Proton exchange membrane (PEM) water electrolysis offers an efficient route to large-scale green hydrogen production, in which the RuO₂ catalyst exhibits superior activity but limited stability. Unveiling the atomic-scale structural evolution during operando reaction conditions is critical but remains a grand challenge for enhancing the durability of the RuO₂ catalyst in the acidic oxygen evolution reaction (a-OER). This study proposes an adaptive machine learning workflow to elucidate the potential-dependent state-to-state global evolution of the RuO₂(110) surface within a complex composition and configuration space, revealing the correlation between structural patterns and stability. We identify the active state with distorted RuO₅ units that self-evolve at low potential, which exhibits minor Ru dissolution and an activity self-promotion phenomenon. However, this state exhibits a low potential resistance capacity (PRC) and evolves into inert RuO₄ units at elevated potential. To enhance PRC and mitigate the overevolution of the active state, we explore the metal doping engineering and uncover an inverse volcano-type doping rule: the doped metal-oxygen bond strength should significantly differ from the Ru-O bond.

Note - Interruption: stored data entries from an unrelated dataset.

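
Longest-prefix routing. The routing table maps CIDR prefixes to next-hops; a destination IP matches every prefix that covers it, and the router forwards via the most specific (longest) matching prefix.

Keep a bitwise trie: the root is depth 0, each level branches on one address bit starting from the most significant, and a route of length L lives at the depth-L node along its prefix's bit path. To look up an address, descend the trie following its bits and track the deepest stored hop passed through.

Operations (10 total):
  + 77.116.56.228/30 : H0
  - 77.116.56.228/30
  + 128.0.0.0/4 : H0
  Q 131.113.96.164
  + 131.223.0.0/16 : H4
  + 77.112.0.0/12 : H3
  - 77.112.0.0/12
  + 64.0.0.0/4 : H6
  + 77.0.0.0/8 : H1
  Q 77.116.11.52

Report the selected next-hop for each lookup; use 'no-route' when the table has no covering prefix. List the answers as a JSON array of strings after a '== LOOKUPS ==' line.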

This rule provides a theoretical framework for designing stable RuO₂-based catalysts and clarifies current discrepancies regarding the roles of different metals in stabilizing RuO₂. Applying this rule, we predict and confirm experimentally that Na can effectively stabilize RuO₂ in its active state. The synthesized Na-RuO₂ operates in a-OER for over 1800 h without any degradation and enables long-term durability in PEM electrolysis. This work enhances our understanding of the operando structural evolution of RuO₂ and aids in designing durable catalysts for a-OER.